When I began my PhD, my focus was (and still is) Online Reputation Management. Artificial Intelligence was, at best, a paragraph in my proposal – an interesting aside, not the centrepiece. Now, at the later stages of my research, I’m struck by how AI has shifted from a footnote to a fundamental part of both the academic conversation and everyday practice. I’ve watched the academic space move from discouraging the use of AI to hosting training sessions on how to use it responsibly, ethically and effectively in our work.
It reminds me so much of the early days of social media. What started as a place for people to connect and overshare (and wow, did we overshare) eventually evolved into an entire industry. Job titles emerged. Careers were built. I should know, I’ve been a Social Media Manager for my sins.
But this brings me back to the tension at hand: How does academic research keep pace in a world where knowledge evolves faster than we can publish?
One of the defining characteristics of research is time. We need time to dig deep, peel back layers, interrogate theory, and identify gaps. Yet the world around us refuses to slow down.
The answer, I’ve come to realise, is: agility.
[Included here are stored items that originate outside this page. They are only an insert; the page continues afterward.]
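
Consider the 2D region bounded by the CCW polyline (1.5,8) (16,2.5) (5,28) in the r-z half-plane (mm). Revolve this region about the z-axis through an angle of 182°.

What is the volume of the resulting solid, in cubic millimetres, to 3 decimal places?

Profile (r,z), 3 vertices: (1.5,8) (16,2.5) (5,28)
edge 0: (1.5,8)→(16,2.5)  cross = 1.5·2.5 − 16·8 = -124.2500; (r_i+r_j)·cross = 17.5·-124.2500 = -2174.3750
edge 1: (16,2.5)→(5,28)  cross = 16·28 − 5·2.5 = 435.5000; (r_i+r_j)·cross = 21·435.5000 = 9145.5000
edge 2: (5,28)→(1.5,8)  cross = 5·8 − 1.5·28 = -2.0000; (r_i+r_j)·cross = 6.5·-2.0000 = -13.0000
Σcross = 309.2500 → A = |Σcross|/2 = 154.6250 mm²
Σ(r_i+r_j)·cross = 6958.1250 → first moment M = |Σ|/6 = 1159.6875
R_c = M/A = 1159.6875/154.6250 = 7.5000 mm
θ = 182° = 3.176499 rad
V = θ·R_c·A = 3.176499·7.5000·154.6250 = 3683.746 mm³

Volume = 3683.746 mm³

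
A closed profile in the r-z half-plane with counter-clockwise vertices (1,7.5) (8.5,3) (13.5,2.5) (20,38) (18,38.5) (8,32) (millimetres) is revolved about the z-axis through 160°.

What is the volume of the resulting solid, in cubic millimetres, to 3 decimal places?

Profile (r,z), 6 vertices: (1,7.5) (8.5,3) (13.5,2.5) (20,38) (18,38.5) (8,32)
edge 0: (1,7.5)→(8.5,3)  cross = 1·3 − 8.5·7.5 = -60.7500; (r_i+r_j)·cross = 9.5·-60.7500 = -577.1250
edge 1: (8.5,3)→(13.5,2.5)  cross = 8.5·2.5 − 13.5·3 = -19.2500; (r_i+r_j)·cross = 22·-19.2500 = -423.5000
edge 2: (13.5,2.5)→(20,38)  cross = 13.5·38 − 20·2.5 = 463.0000; (r_i+r_j)·cross = 33.5·463.0000 = 15510.5000
edge 3: (20,38)→(18,38.5)  cross = 20·38.5 − 18·38 = 86.0000; (r_i+r_j)·cross = 38·86.0000 = 3268.0000
edge 4: (18,38.5)→(8,32)  cross = 18·32 − 8·38.5 = 268.0000; (r_i+r_j)·cross = 26·268.0000 = 6968.0000
edge 5: (8,32)→(1,7.5)  cross = 8·7.5 − 1·32 = 28.0000; (r_i+r_j)·cross = 9·28.0000 = 252.0000
Σcross = 765.0000 → A = |Σcross|/2 = 382.5000 mm²
Σ(r_i+r_j)·cross = 24997.8750 → first moment M = |Σ|/6 = 4166.3125
R_c = M/A = 4166.3125/382.5000 = 10.8923 mm
θ = 160° = 2.792527 rad
V = θ·R_c·A = 2.792527·10.8923·382.5000 = 11634.539 mm³

Volume = 11634.539 mm³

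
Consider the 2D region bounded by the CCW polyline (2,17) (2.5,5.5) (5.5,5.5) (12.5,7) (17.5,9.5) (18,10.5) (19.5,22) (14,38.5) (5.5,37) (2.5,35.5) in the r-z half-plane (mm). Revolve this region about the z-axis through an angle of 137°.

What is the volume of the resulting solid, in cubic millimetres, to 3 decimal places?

Profile (r,z), 10 vertices: (2,17) (2.5,5.5) (5.5,5.5) (12.5,7) (17.5,9.5) (18,10.5) (19.5,22) (14,38.5) (5.5,37) (2.5,35.5)
edge 0: (2,17)→(2.5,5.5)  cross = 2·5.5 − 2.5·17 = -31.5000; (r_i+r_j)·cross = 4.5·-31.5000 = -141.7500
edge 1: (2.5,5.5)→(5.5,5.5)  cross = 2.5·5.5 − 5.5·5.5 = -16.5000; (r_i+r_j)·cross = 8·-16.5000 = -132.0000
edge 2: (5.5,5.5)→(12.5,7)  cross = 5.5·7 − 12.5·5.5 = -30.2500; (r_i+r_j)·cross = 18·-30.2500 = -544.5000
edge 3: (12.5,7)→(17.5,9.5)  cross = 12.5·9.5 − 17.5·7 = -3.7500; (r_i+r_j)·cross = 30·-3.7500 = -112.5000
edge 4: (17.5,9.5)→(18,10.5)  cross = 17.5·10.5 − 18·9.5 = 12.7500; (r_i+r_j)·cross = 35.5·12.7500 = 452.6250
edge 5: (18,10.5)→(19.5,22)  cross = 18·22 − 19.5·10.5 = 191.2500; (r_i+r_j)·cross = 37.5·191.2500 = 7171.8750
edge 6: (19.5,22)→(14,38.5)  cross = 19.5·38.5 − 14·22 = 442.7500; (r_i+r_j)·cross = 33.5·442.7500 = 14832.1250
edge 7: (14,38.5)→(5.5,37)  cross = 14·37 − 5.5·38.5 = 306.2500; (r_i+r_j)·cross = 19.5·306.2500 = 5971.8750
edge 8: (5.5,37)→(2.5,35.5)  cross = 5.5·35.5 − 2.5·37 = 102.7500; (r_i+r_j)·cross = 8·102.7500 = 822.0000
edge 9: (2.5,35.5)→(2,17)  cross = 2.5·17 − 2·35.5 = -28.5000; (r_i+r_j)·cross = 4.5·-28.5000 = -128.2500
Σcross = 945.2500 → A = |Σcross|/2 = 472.6250 mm²
Σ(r_i+r_j)·cross = 28191.5000 → first moment M = |Σ|/6 = 4698.5833
R_c = M/A = 4698.5833/472.6250 = 9.9415 mm
θ = 137° = 2.391101 rad
V = θ·R_c·A = 2.391101·9.9415·472.6250 = 11234.788 mm³

Volume = 11234.788 mm³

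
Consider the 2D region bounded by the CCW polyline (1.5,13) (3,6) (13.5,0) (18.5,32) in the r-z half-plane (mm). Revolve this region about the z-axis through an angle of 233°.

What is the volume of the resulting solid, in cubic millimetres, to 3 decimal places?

Profile (r,z), 4 vertices: (1.5,13) (3,6) (13.5,0) (18.5,32)
edge 0: (1.5,13)→(3,6)  cross = 1.5·6 − 3·13 = -30.0000; (r_i+r_j)·cross = 4.5·-30.0000 = -135.0000
edge 1: (3,6)→(13.5,0)  cross = 3·0 − 13.5·6 = -81.0000; (r_i+r_j)·cross = 16.5·-81.0000 = -1336.5000
edge 2: (13.5,0)→(18.5,32)  cross = 13.5·32 − 18.5·0 = 432.0000; (r_i+r_j)·cross = 32·432.0000 = 13824.0000
edge 3: (18.5,32)→(1.5,13)  cross = 18.5·13 − 1.5·32 = 192.5000; (r_i+r_j)·cross = 20·192.5000 = 3850.0000
Σcross = 513.5000 → A = |Σcross|/2 = 256.7500 mm²
Σ(r_i+r_j)·cross = 16202.5000 → first moment M = |Σ|/6 = 2700.4167
R_c = M/A = 2700.4167/256.7500 = 10.5177 mm
θ = 233° = 4.066617 rad
V = θ·R_c·A = 4.066617·10.5177·256.7500 = 10981.561 mm³

Volume = 10981.561 mm³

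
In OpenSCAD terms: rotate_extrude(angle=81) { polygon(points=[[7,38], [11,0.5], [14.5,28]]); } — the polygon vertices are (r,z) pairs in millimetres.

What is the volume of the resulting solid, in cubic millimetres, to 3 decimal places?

Volume = 1847.404 mm³

Profile (r,z), 3 vertices: (7,38) (11,0.5) (14.5,28)
edge 0: (7,38)→(11,0.5)  cross = 7·0.5 − 11·38 = -414.5000; (r_i+r_j)·cross = 18·-414.5000 = -7461.0000
edge 1: (11,0.5)→(14.5,28)  cross = 11·28 − 14.5·0.5 = 300.7500; (r_i+r_j)·cross = 25.5·300.7500 = 7669.1250
edge 2: (14.5,28)→(7,38)  cross = 14.5·38 − 7·28 = 355.0000; (r_i+r_j)·cross = 21.5·355.0000 = 7632.5000
Σcross = 241.2500 → A = |Σcross|/2 = 120.6250 mm²
Σ(r_i+r_j)·cross = 7840.6250 → first moment M = |Σ|/6 = 1306.7708
R_c = M/A = 1306.7708/120.6250 = 10.8333 mm
θ = 81° = 1.413717 rad
V = θ·R_c·A = 1.413717·10.8333·120.6250 = 1847.404 mm³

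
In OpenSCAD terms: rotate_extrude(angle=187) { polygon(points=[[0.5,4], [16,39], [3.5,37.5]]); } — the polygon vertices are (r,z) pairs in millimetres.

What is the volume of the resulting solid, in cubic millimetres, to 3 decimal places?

Volume = 4506.716 mm³

Profile (r,z), 3 vertices: (0.5,4) (16,39) (3.5,37.5)
edge 0: (0.5,4)→(16,39)  cross = 0.5·39 − 16·4 = -44.5000; (r_i+r_j)·cross = 16.5·-44.5000 = -734.2500
edge 1: (16,39)→(3.5,37.5)  cross = 16·37.5 − 3.5·39 = 463.5000; (r_i+r_j)·cross = 19.5·463.5000 = 9038.2500
edge 2: (3.5,37.5)→(0.5,4)  cross = 3.5·4 − 0.5·37.5 = -4.7500; (r_i+r_j)·cross = 4·-4.7500 = -19.0000
Σcross = 414.2500 → A = |Σcross|/2 = 207.1250 mm²
Σ(r_i+r_j)·cross = 8285.0000 → first moment M = |Σ|/6 = 1380.8333
R_c = M/A = 1380.8333/207.1250 = 6.6667 mm
θ = 187° = 3.263766 rad
V = θ·R_c·A = 3.263766·6.6667·207.1250 = 4506.716 mm³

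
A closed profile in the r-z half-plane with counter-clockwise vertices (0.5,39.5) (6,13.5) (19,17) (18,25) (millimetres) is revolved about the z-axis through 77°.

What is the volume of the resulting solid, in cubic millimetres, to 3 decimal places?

Volume = 3094.590 mm³

Profile (r,z), 4 vertices: (0.5,39.5) (6,13.5) (19,17) (18,25)
edge 0: (0.5,39.5)→(6,13.5)  cross = 0.5·13.5 − 6·39.5 = -230.2500; (r_i+r_j)·cross = 6.5·-230.2500 = -1496.6250
edge 1: (6,13.5)→(19,17)  cross = 6·17 − 19·13.5 = -154.5000; (r_i+r_j)·cross = 25·-154.5000 = -3862.5000
edge 2: (19,17)→(18,25)  cross = 19·25 − 18·17 = 169.0000; (r_i+r_j)·cross = 37·169.0000 = 6253.0000
edge 3: (18,25)→(0.5,39.5)  cross = 18·39.5 − 0.5·25 = 698.5000; (r_i+r_j)·cross = 18.5·698.5000 = 12922.2500
Σcross = 482.7500 → A = |Σcross|/2 = 241.3750 mm²
Σ(r_i+r_j)·cross = 13816.1250 → first moment M = |Σ|/6 = 2302.6875
R_c = M/A = 2302.6875/241.3750 = 9.5399 mm
θ = 77° = 1.343904 rad
V = θ·R_c·A = 1.343904·9.5399·241.3750 = 3094.590 mm³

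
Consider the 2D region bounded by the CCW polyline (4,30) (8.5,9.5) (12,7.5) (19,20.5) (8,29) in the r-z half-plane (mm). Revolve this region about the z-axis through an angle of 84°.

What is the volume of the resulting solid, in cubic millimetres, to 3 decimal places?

Volume = 2786.248 mm³

Profile (r,z), 5 vertices: (4,30) (8.5,9.5) (12,7.5) (19,20.5) (8,29)
edge 0: (4,30)→(8.5,9.5)  cross = 4·9.5 − 8.5·30 = -217.0000; (r_i+r_j)·cross = 12.5·-217.0000 = -2712.5000
edge 1: (8.5,9.5)→(12,7.5)  cross = 8.5·7.5 − 12·9.5 = -50.2500; (r_i+r_j)·cross = 20.5·-50.2500 = -1030.1250
edge 2: (12,7.5)→(19,20.5)  cross = 12·20.5 − 19·7.5 = 103.5000; (r_i+r_j)·cross = 31·103.5000 = 3208.5000
edge 3: (19,20.5)→(8,29)  cross = 19·29 − 8·20.5 = 387.0000; (r_i+r_j)·cross = 27·387.0000 = 10449.0000
edge 4: (8,29)→(4,30)  cross = 8·30 − 4·29 = 124.0000; (r_i+r_j)·cross = 12·124.0000 = 1488.0000
Σcross = 347.2500 → A = |Σcross|/2 = 173.6250 mm²
Σ(r_i+r_j)·cross = 11402.8750 → first moment M = |Σ|/6 = 1900.4792
R_c = M/A = 1900.4792/173.6250 = 10.9459 mm
θ = 84° = 1.466077 rad
V = θ·R_c·A = 1.466077·10.9459·173.6250 = 2786.248 mm³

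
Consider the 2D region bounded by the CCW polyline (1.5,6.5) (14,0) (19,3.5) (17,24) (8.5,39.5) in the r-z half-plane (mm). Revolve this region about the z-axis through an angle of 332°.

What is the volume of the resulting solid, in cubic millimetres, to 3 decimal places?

Profile (r,z), 5 vertices: (1.5,6.5) (14,0) (19,3.5) (17,24) (8.5,39.5)
edge 0: (1.5,6.5)→(14,0)  cross = 1.5·0 − 14·6.5 = -91.0000; (r_i+r_j)·cross = 15.5·-91.0000 = -1410.5000
edge 1: (14,0)→(19,3.5)  cross = 14·3.5 − 19·0 = 49.0000; (r_i+r_j)·cross = 33·49.0000 = 1617.0000
edge 2: (19,3.5)→(17,24)  cross = 19·24 − 17·3.5 = 396.5000; (r_i+r_j)·cross = 36·396.5000 = 14274.0000
edge 3: (17,24)→(8.5,39.5)  cross = 17·39.5 − 8.5·24 = 467.5000; (r_i+r_j)·cross = 25.5·467.5000 = 11921.2500
edge 4: (8.5,39.5)→(1.5,6.5)  cross = 8.5·6.5 − 1.5·39.5 = -4.0000; (r_i+r_j)·cross = 10·-4.0000 = -40.0000
Σcross = 818.0000 → A = |Σcross|/2 = 409.0000 mm²
Σ(r_i+r_j)·cross = 26361.7500 → first moment M = |Σ|/6 = 4393.6250
R_c = M/A = 4393.6250/409.0000 = 10.7424 mm
θ = 332° = 5.794493 rad
V = θ·R_c·A = 5.794493·10.7424·409.0000 = 25458.830 mm³

Volume = 25458.830 mm³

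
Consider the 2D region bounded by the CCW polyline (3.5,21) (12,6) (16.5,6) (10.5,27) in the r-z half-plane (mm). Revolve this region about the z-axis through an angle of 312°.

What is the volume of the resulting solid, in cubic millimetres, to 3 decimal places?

Profile (r,z), 4 vertices: (3.5,21) (12,6) (16.5,6) (10.5,27)
edge 0: (3.5,21)→(12,6)  cross = 3.5·6 − 12·21 = -231.0000; (r_i+r_j)·cross = 15.5·-231.0000 = -3580.5000
edge 1: (12,6)→(16.5,6)  cross = 12·6 − 16.5·6 = -27.0000; (r_i+r_j)·cross = 28.5·-27.0000 = -769.5000
edge 2: (16.5,6)→(10.5,27)  cross = 16.5·27 − 10.5·6 = 382.5000; (r_i+r_j)·cross = 27·382.5000 = 10327.5000
edge 3: (10.5,27)→(3.5,21)  cross = 10.5·21 − 3.5·27 = 126.0000; (r_i+r_j)·cross = 14·126.0000 = 1764.0000
Σcross = 250.5000 → A = |Σcross|/2 = 125.2500 mm²
Σ(r_i+r_j)·cross = 7741.5000 → first moment M = |Σ|/6 = 1290.2500
R_c = M/A = 1290.2500/125.2500 = 10.3014 mm
θ = 312° = 5.445427 rad
V = θ·R_c·A = 5.445427·10.3014·125.2500 = 7025.963 mm³

Volume = 7025.963 mm³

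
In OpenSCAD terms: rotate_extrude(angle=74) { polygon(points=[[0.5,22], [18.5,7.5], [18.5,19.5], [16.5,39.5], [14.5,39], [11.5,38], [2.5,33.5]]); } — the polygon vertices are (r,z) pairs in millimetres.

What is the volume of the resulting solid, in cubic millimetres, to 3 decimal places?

Profile (r,z), 7 vertices: (0.5,22) (18.5,7.5) (18.5,19.5) (16.5,39.5) (14.5,39) (11.5,38) (2.5,33.5)
edge 0: (0.5,22)→(18.5,7.5)  cross = 0.5·7.5 − 18.5·22 = -403.2500; (r_i+r_j)·cross = 19·-403.2500 = -7661.7500
edge 1: (18.5,7.5)→(18.5,19.5)  cross = 18.5·19.5 − 18.5·7.5 = 222.0000; (r_i+r_j)·cross = 37·222.0000 = 8214.0000
edge 2: (18.5,19.5)→(16.5,39.5)  cross = 18.5·39.5 − 16.5·19.5 = 409.0000; (r_i+r_j)·cross = 35·409.0000 = 14315.0000
edge 3: (16.5,39.5)→(14.5,39)  cross = 16.5·39 − 14.5·39.5 = 70.7500; (r_i+r_j)·cross = 31·70.7500 = 2193.2500
edge 4: (14.5,39)→(11.5,38)  cross = 14.5·38 − 11.5·39 = 102.5000; (r_i+r_j)·cross = 26·102.5000 = 2665.0000
edge 5: (11.5,38)→(2.5,33.5)  cross = 11.5·33.5 − 2.5·38 = 290.2500; (r_i+r_j)·cross = 14·290.2500 = 4063.5000
edge 6: (2.5,33.5)→(0.5,22)  cross = 2.5·22 − 0.5·33.5 = 38.2500; (r_i+r_j)·cross = 3·38.2500 = 114.7500
Σcross = 729.5000 → A = |Σcross|/2 = 364.7500 mm²
Σ(r_i+r_j)·cross = 23903.7500 → first moment M = |Σ|/6 = 3983.9583
R_c = M/A = 3983.9583/364.7500 = 10.9224 mm
θ = 74° = 1.291544 rad
V = θ·R_c·A = 1.291544·10.9224·364.7500 = 5145.456 mm³

Volume = 5145.456 mm³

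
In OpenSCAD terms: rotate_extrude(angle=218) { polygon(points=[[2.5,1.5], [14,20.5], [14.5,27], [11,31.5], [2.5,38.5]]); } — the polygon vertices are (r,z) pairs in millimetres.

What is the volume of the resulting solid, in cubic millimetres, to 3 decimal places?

Volume = 7017.194 mm³

Profile (r,z), 5 vertices: (2.5,1.5) (14,20.5) (14.5,27) (11,31.5) (2.5,38.5)
edge 0: (2.5,1.5)→(14,20.5)  cross = 2.5·20.5 − 14·1.5 = 30.2500; (r_i+r_j)·cross = 16.5·30.2500 = 499.1250
edge 1: (14,20.5)→(14.5,27)  cross = 14·27 − 14.5·20.5 = 80.7500; (r_i+r_j)·cross = 28.5·80.7500 = 2301.3750
edge 2: (14.5,27)→(11,31.5)  cross = 14.5·31.5 − 11·27 = 159.7500; (r_i+r_j)·cross = 25.5·159.7500 = 4073.6250
edge 3: (11,31.5)→(2.5,38.5)  cross = 11·38.5 − 2.5·31.5 = 344.7500; (r_i+r_j)·cross = 13.5·344.7500 = 4654.1250
edge 4: (2.5,38.5)→(2.5,1.5)  cross = 2.5·1.5 − 2.5·38.5 = -92.5000; (r_i+r_j)·cross = 5·-92.5000 = -462.5000
Σcross = 523.0000 → A = |Σcross|/2 = 261.5000 mm²
Σ(r_i+r_j)·cross = 11065.7500 → first moment M = |Σ|/6 = 1844.2917
R_c = M/A = 1844.2917/261.5000 = 7.0527 mm
θ = 218° = 3.804818 rad
V = θ·R_c·A = 3.804818·7.0527·261.5000 = 7017.194 mm³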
This has been one of the biggest lessons of my PhD. Being open to new tools, new ways of working, and even new directions for my research as the world shifts. It has meant expanding my sources beyond traditional academic texts to include emerging forms of knowledge sharing such as podcasts, digital platforms, practitioner insights, and lived experiences.
And honestly, what an exciting time to be a researcher. We get to study phenomena as they unfold in real time. We get to be immersed not only in theory but in practice, watching the world evolve as we write about it. In a world that moves at immense speed, researchers play a crucial role: we slow things down. We ask the uncomfortable questions. We interrogate meaning. We make sense of the noise.
So yes, research absolutely still has a place in a fast-moving world.